ブランチ
まずこれだけ
ブランチは、元の状態を直接こわさずに、別の変更を試すための作業場所です。Git(ギット) では、いま公開されている内容や本流の内容を保ったまま、「この文章を直す」「新しいページを追加する」「設定を試す」といった作業を分けて進められます。難しい操作に見えますが、考え方としては「本番の資料に直接書き込まず、確認用の作業版を作る」に近いです。
どこで見かけるか
GitHub(ギットハブ) で変更を始めるとき、「ブランチを切る」「新しいbranch(ブランチ)で作業する」「main(メイン)にマージする」といった言い方で出てきます。リポジトリ の画面に main や feature/... のような名前が表示されることもあります。

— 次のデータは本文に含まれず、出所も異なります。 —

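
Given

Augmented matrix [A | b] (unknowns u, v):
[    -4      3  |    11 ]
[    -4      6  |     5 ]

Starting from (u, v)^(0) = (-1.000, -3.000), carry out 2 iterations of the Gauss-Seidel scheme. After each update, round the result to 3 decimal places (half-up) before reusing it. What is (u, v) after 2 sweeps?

(-4.625, -2.250)

Iteration 1:
  u = (11 - (3)·-3.000) / (-4) = -5.000
  v = (5 - (-4)·-5.000) / (6) = -2.500
Iteration 2:
  u = (11 - (3)·-2.500) / (-4) = -4.625
  v = (5 - (-4)·-4.625) / (6) = -2.250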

多くのチームでは、直接本流に書き込まず、作業用ブランチで変更してから プルリクエスト で確認します。
具体例
研究会サイトの用語説明を直す場合、公開中の内容が入っている本流をそのまま残し、glossary-update のようなブランチを作って文章を編集します。そのブランチで何度か コミット し、内容がまとまったらプルリクエストを出します。確認が終わってから本流へ取り込むので、途中の書きかけや失敗がすぐ公開される心配を減らせます。
つまずきやすいところ
ブランチは単なるフォルダのコピーではありません。Git(ギット) が「どこから分かれたか」「どの変更が加わったか」を履歴として覚えています。そのため、同じファイルを複数人が別々に直すと、あとでどちらを採用するか相談が必要になることがあります。これを衝突と呼びますが、壊れたという意味ではなく、確認すべき箇所が見つかったという合図です。
研究会では
サイトや文章を直すときに、まずブランチを作って作業する流れがよく出ます。作業の区切りは コミット、見てもらう場は プルリクエスト です。「履歴を残しながら別案を試し、相談してから取り込む」ための道具だと捉えると、共同作業の不安がかなり減ります。